Q: How did you come up with your title?
That’s a little tricky. I had a very different title when I first sent the book around, but I made so many changes I thought it needed a new title. I went through several choices, tried them out on friends and family, and this is the one that stuck. The story is about a particular call house at a certain period of time so it made sense.
Q: They say you can judge a book by its cover. Can you tell us a little about your cover and who designed it?
Even though the topic and title are a little racy, I didn’t want to oversell the sex part since there really isn’t any in the book. I wanted to somehow convey seduction, but keep it subtle. The book is also about Washington. Al Pranke of amp13, the designer, came up with the idea of a hand beckoning against the backdrop of the Capitol. I love his designs and he’s great to work with.
Q: Can you tell us something about your book that would make me run out and buy it?
For me, that’s the toughest part of writing a book – figuring out what would attract a reader right away. Without knowing your reading preferences, I guess I just don’t know what would make you buy it. Readers so far have said they like the characters and the story moves fast.
Q: Are there any messages in this book that you want the reader to know about?
Another tough question. I didn’t write it with messages in mind. But I guess one might be that sometimes a place, in this case, Washington, DC, can change a person. Even when you don’t realize it.

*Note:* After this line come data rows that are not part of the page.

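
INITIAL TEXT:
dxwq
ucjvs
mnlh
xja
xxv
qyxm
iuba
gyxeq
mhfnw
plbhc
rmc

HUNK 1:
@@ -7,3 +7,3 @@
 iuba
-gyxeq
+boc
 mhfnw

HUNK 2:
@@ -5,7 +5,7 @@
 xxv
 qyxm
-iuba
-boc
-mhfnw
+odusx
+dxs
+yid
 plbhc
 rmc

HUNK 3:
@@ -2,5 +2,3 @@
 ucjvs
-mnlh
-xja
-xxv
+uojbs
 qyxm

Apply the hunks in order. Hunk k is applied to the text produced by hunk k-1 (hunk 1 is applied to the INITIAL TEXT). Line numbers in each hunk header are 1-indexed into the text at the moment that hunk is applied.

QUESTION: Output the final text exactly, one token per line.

Answer: dxwq
ucjvs
uojbs
qyxm
odusx
dxs
yid
plbhc
rmc

Derivation:
Hunk 1: at line 7 remove [gyxeq] add [boc] -> 11 lines: dxwq ucjvs mnlh xja xxv qyxm iuba boc mhfnw plbhc rmc
Hunk 2: at line 5 remove [iuba,boc,mhfnw] add [odusx,dxs,yid] -> 11 lines: dxwq ucjvs mnlh xja xxv qyxm odusx dxs yid plbhc rmc
Hunk 3: at line 2 remove [mnlh,xja,xxv] add [uojbs] -> 9 lines: dxwq ucjvs uojbs qyxm odusx dxs yid plbhc rmc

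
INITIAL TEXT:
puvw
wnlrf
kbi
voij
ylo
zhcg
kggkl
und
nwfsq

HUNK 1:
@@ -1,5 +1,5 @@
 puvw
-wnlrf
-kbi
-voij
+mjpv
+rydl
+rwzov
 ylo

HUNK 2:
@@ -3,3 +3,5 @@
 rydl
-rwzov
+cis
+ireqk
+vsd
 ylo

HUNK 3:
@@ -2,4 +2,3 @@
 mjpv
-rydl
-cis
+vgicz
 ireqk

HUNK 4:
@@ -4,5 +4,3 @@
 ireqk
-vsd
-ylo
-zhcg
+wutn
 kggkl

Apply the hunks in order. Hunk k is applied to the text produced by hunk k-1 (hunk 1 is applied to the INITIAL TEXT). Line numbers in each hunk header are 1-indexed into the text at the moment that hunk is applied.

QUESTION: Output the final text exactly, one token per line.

Answer: puvw
mjpv
vgicz
ireqk
wutn
kggkl
und
nwfsq

Derivation:
Hunk 1: at line 1 remove [wnlrf,kbi,voij] add [mjpv,rydl,rwzov] -> 9 lines: puvw mjpv rydl rwzov ylo zhcg kggkl und nwfsq
Hunk 2: at line 3 remove [rwzov] add [cis,ireqk,vsd] -> 11 lines: puvw mjpv rydl cis ireqk vsd ylo zhcg kggkl und nwfsq
Hunk 3: at line 2 remove [rydl,cis] add [vgicz] -> 10 lines: puvw mjpv vgicz ireqk vsd ylo zhcg kggkl und nwfsq
Hunk 4: at line 4 remove [vsd,ylo,zhcg] add [wutn] -> 8 lines: puvw mjpv vgicz ireqk wutn kggkl und nwfsq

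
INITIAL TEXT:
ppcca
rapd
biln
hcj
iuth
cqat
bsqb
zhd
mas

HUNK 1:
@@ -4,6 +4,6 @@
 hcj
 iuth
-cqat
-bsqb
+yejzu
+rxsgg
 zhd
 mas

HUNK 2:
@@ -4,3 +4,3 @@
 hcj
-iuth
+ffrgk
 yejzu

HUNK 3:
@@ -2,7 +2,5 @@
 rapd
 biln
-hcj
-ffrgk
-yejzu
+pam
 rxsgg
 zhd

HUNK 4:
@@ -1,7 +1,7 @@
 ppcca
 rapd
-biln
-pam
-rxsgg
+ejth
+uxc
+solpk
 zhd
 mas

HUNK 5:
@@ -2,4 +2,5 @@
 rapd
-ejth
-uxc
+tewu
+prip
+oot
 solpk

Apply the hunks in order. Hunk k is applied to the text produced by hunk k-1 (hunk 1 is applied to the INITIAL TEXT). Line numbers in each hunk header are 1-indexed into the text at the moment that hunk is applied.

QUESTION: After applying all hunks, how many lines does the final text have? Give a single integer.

Hunk 1: at line 4 remove [cqat,bsqb] add [yejzu,rxsgg] -> 9 lines: ppcca rapd biln hcj iuth yejzu rxsgg zhd mas
Hunk 2: at line 4 remove [iuth] add [ffrgk] -> 9 lines: ppcca rapd biln hcj ffrgk yejzu rxsgg zhd mas
Hunk 3: at line 2 remove [hcj,ffrgk,yejzu] add [pam] -> 7 lines: ppcca rapd biln pam rxsgg zhd mas
Hunk 4: at line 1 remove [biln,pam,rxsgg] add [ejth,uxc,solpk] -> 7 lines: ppcca rapd ejth uxc solpk zhd mas
Hunk 5: at line 2 remove [ejth,uxc] add [tewu,prip,oot] -> 8 lines: ppcca rapd tewu prip oot solpk zhd mas
Final line count: 8

Answer: 8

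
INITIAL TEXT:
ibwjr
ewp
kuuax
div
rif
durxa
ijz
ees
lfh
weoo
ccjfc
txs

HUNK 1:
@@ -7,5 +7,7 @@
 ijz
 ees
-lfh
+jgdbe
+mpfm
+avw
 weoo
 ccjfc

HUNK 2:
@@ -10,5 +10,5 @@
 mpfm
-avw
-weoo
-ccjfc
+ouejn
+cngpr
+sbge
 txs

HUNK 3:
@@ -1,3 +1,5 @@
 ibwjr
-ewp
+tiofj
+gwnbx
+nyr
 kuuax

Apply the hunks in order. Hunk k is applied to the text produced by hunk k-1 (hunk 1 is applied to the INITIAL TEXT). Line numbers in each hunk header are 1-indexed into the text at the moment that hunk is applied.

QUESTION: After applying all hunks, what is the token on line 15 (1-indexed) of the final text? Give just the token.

Answer: sbge

Derivation:
Hunk 1: at line 7 remove [lfh] add [jgdbe,mpfm,avw] -> 14 lines: ibwjr ewp kuuax div rif durxa ijz ees jgdbe mpfm avw weoo ccjfc txs
Hunk 2: at line 10 remove [avw,weoo,ccjfc] add [ouejn,cngpr,sbge] -> 14 lines: ibwjr ewp kuuax div rif durxa ijz ees jgdbe mpfm ouejn cngpr sbge txs
Hunk 3: at line 1 remove [ewp] add [tiofj,gwnbx,nyr] -> 16 lines: ibwjr tiofj gwnbx nyr kuuax div rif durxa ijz ees jgdbe mpfm ouejn cngpr sbge txs
Final line 15: sbge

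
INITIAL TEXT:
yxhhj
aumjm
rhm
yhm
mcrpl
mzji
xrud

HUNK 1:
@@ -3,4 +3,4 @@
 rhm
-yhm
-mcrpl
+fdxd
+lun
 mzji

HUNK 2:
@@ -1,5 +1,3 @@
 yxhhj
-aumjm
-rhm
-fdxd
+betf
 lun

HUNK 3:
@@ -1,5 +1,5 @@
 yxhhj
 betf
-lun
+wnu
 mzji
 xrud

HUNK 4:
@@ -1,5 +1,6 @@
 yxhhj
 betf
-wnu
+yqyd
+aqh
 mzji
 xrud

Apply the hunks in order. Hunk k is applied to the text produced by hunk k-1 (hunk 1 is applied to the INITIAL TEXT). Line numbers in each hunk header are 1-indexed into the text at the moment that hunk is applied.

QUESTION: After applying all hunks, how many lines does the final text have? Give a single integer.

Hunk 1: at line 3 remove [yhm,mcrpl] add [fdxd,lun] -> 7 lines: yxhhj aumjm rhm fdxd lun mzji xrud
Hunk 2: at line 1 remove [aumjm,rhm,fdxd] add [betf] -> 5 lines: yxhhj betf lun mzji xrud
Hunk 3: at line 1 remove [lun] add [wnu] -> 5 lines: yxhhj betf wnu mzji xrud
Hunk 4: at line 1 remove [wnu] add [yqyd,aqh] -> 6 lines: yxhhj betf yqyd aqh mzji xrud
Final line count: 6

Answer: 6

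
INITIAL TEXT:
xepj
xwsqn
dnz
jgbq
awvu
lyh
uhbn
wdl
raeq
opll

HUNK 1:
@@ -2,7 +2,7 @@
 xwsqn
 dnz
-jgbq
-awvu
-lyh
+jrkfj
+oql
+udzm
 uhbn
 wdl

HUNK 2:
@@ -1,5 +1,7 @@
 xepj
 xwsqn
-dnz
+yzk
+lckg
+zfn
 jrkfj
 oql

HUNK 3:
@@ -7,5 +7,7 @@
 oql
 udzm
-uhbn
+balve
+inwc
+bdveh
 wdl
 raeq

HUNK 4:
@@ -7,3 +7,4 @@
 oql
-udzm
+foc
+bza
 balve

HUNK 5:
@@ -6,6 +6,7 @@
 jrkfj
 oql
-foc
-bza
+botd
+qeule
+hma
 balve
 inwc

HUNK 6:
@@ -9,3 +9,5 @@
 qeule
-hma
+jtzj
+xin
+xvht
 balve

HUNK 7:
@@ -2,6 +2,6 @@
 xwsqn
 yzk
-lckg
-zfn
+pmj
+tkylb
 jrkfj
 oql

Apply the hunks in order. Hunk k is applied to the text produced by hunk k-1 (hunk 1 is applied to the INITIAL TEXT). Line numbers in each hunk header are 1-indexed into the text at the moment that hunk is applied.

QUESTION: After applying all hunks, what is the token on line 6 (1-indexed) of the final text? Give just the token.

Hunk 1: at line 2 remove [jgbq,awvu,lyh] add [jrkfj,oql,udzm] -> 10 lines: xepj xwsqn dnz jrkfj oql udzm uhbn wdl raeq opll
Hunk 2: at line 1 remove [dnz] add [yzk,lckg,zfn] -> 12 lines: xepj xwsqn yzk lckg zfn jrkfj oql udzm uhbn wdl raeq opll
Hunk 3: at line 7 remove [uhbn] add [balve,inwc,bdveh] -> 14 lines: xepj xwsqn yzk lckg zfn jrkfj oql udzm balve inwc bdveh wdl raeq opll
Hunk 4: at line 7 remove [udzm] add [foc,bza] -> 15 lines: xepj xwsqn yzk lckg zfn jrkfj oql foc bza balve inwc bdveh wdl raeq opll
Hunk 5: at line 6 remove [foc,bza] add [botd,qeule,hma] -> 16 lines: xepj xwsqn yzk lckg zfn jrkfj oql botd qeule hma balve inwc bdveh wdl raeq opll
Hunk 6: at line 9 remove [hma] add [jtzj,xin,xvht] -> 18 lines: xepj xwsqn yzk lckg zfn jrkfj oql botd qeule jtzj xin xvht balve inwc bdveh wdl raeq opll
Hunk 7: at line 2 remove [lckg,zfn] add [pmj,tkylb] -> 18 lines: xepj xwsqn yzk pmj tkylb jrkfj oql botd qeule jtzj xin xvht balve inwc bdveh wdl raeq opll
Final line 6: jrkfj

Answer: jrkfj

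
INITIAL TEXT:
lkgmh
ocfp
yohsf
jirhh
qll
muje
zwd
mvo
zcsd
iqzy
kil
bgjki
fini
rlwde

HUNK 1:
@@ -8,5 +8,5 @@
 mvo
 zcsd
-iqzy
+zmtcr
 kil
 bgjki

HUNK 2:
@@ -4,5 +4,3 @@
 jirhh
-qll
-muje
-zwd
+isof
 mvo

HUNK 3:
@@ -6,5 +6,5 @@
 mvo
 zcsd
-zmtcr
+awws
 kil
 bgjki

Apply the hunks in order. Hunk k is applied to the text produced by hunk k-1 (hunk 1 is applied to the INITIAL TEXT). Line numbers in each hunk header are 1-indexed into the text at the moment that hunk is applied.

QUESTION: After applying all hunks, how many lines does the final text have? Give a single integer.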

Q: What was your most favorite chapter to write and why?
The chapters that were the most fun to write involved the DC police vice squad. There’s one where the police visit a tavern looking for illegal gambling. I think it captures some of the racial tension that was very much a part of the city at the time.
Q: Why did you feel you had to write this book?
I’m still trying to figure this out. The Call House is based on a true story
about a real call house that operated out of an upscale apartment building in a residential neighborhood. I used to pass that building every day on my way to work. I wanted to know more about it. The story just stayed with me.
Q: Now, some fun questions – What deep dark secret would you like to share with us?
I wish I had one. I lead a pretty boring life. When my daughter was younger she always used to ask me if we had some deep dark family secrets. She was hoping we did. I never came up with one.
Q: If you could travel anywhere in the world, where would it be and why?
I haven’t had a chance to travel as much as I’d like so most days, just about anywhere would be good. I might start with Greece. It sounds beautiful and fascinating.
Q: Are you a morning person or a night person?
Morning. Definitely. That’s when I do my writing and catch up on reading the news.
Q: Are there any members in your family who also like to write?
Yes. They all like to write. And they’re all very good.
Q: As a child, were you a dreamer?
As a child, I loved to listen to or read stories. And I loved to make them up. I’d put on plays or write silly books. Not sure if that counts as being a dreamer.
Q: Last but not least, the magic genie has granted you one wish. What would that be?
I’m way too superstitious to ever say a wish out loud. But getting back to when I was a child. I think I decided then that if I ever got one wish, the answer would have to be to wish for three more. That way I could wish for health and happiness for my family and friends; peace in the world; and then . . . well, I’m still not sure.
Q: Thank you so much for this interview! Do you have any final words?
Thank you for giving me a chance to talk about writing. I guess the main thing I’d say to other readers and writers is to read and write what you enjoy. Don’t take it all so seriously.